In a case of first impression in Alabama, a state appellate court recently held that injuries sustained while traveling to or from a location to receive treatment for an earlier work-related injury arise out of and in the course of the employment and, therefore, are also compensable [see Flexicrew Staffing, Inc. v. Champion, 2014 Ala. Civ. App. LEXIS 247 (Dec. 12, 2014)]. Following the rationale set forth in an early Kansas decision, Taylor v.

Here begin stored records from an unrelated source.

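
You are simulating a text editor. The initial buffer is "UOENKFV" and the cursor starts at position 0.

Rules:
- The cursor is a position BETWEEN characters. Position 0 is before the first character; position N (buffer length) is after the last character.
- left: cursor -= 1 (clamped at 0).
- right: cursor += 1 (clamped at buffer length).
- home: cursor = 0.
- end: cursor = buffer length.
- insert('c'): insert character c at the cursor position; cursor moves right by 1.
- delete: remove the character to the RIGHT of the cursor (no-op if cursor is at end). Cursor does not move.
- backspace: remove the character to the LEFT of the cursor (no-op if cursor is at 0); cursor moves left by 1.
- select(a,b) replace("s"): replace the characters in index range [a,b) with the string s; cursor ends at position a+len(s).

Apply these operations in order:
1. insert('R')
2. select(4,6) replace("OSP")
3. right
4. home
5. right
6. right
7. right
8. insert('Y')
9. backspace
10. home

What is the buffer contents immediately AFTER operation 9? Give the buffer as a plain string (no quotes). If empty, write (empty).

After op 1 (insert('R')): buf='RUOENKFV' cursor=1
After op 2 (select(4,6) replace("OSP")): buf='RUOEOSPFV' cursor=7
After op 3 (right): buf='RUOEOSPFV' cursor=8
After op 4 (home): buf='RUOEOSPFV' cursor=0
After op 5 (right): buf='RUOEOSPFV' cursor=1
After op 6 (right): buf='RUOEOSPFV' cursor=2
After op 7 (right): buf='RUOEOSPFV' cursor=3
After op 8 (insert('Y')): buf='RUOYEOSPFV' cursor=4
After op 9 (backspace): buf='RUOEOSPFV' cursor=3

Answer: RUOEOSPFV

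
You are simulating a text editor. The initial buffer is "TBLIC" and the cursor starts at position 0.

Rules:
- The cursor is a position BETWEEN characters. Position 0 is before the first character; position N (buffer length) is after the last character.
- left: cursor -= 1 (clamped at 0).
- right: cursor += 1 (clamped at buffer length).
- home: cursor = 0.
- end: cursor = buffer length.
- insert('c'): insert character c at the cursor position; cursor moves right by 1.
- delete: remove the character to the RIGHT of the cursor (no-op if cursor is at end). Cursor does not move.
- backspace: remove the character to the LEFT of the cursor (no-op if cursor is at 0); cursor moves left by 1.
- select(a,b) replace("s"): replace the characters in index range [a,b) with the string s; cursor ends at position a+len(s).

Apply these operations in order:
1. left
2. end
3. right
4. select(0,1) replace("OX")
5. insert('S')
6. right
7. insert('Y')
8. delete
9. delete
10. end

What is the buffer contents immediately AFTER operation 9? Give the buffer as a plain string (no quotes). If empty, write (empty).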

Centex Construction Co., 191 Kan. 130, 379 P.2d 217 (1963) and quoting Larson’s Workers’ Compensation Law, § 10.07, the court reasoned that, like Kansas, Alabama’s workers’ compensation law provides that an employer subject to the Act must provide medical care to an injured employee [see Code of Ala. § 25–5–31 and § 25–5–51], and that an employee risks losing benefits under the Act if he or she refuses to submit to reasonable medical treatment [Code of Ala. § 25–5–77(b)]. The appellate court held, therefore, that the trial court correctly determined that the injuries the worker sustained as he was traveling from the work site to a health-care facility designated by his employer to obtain initial medical treatment for his work-related injury were compensable.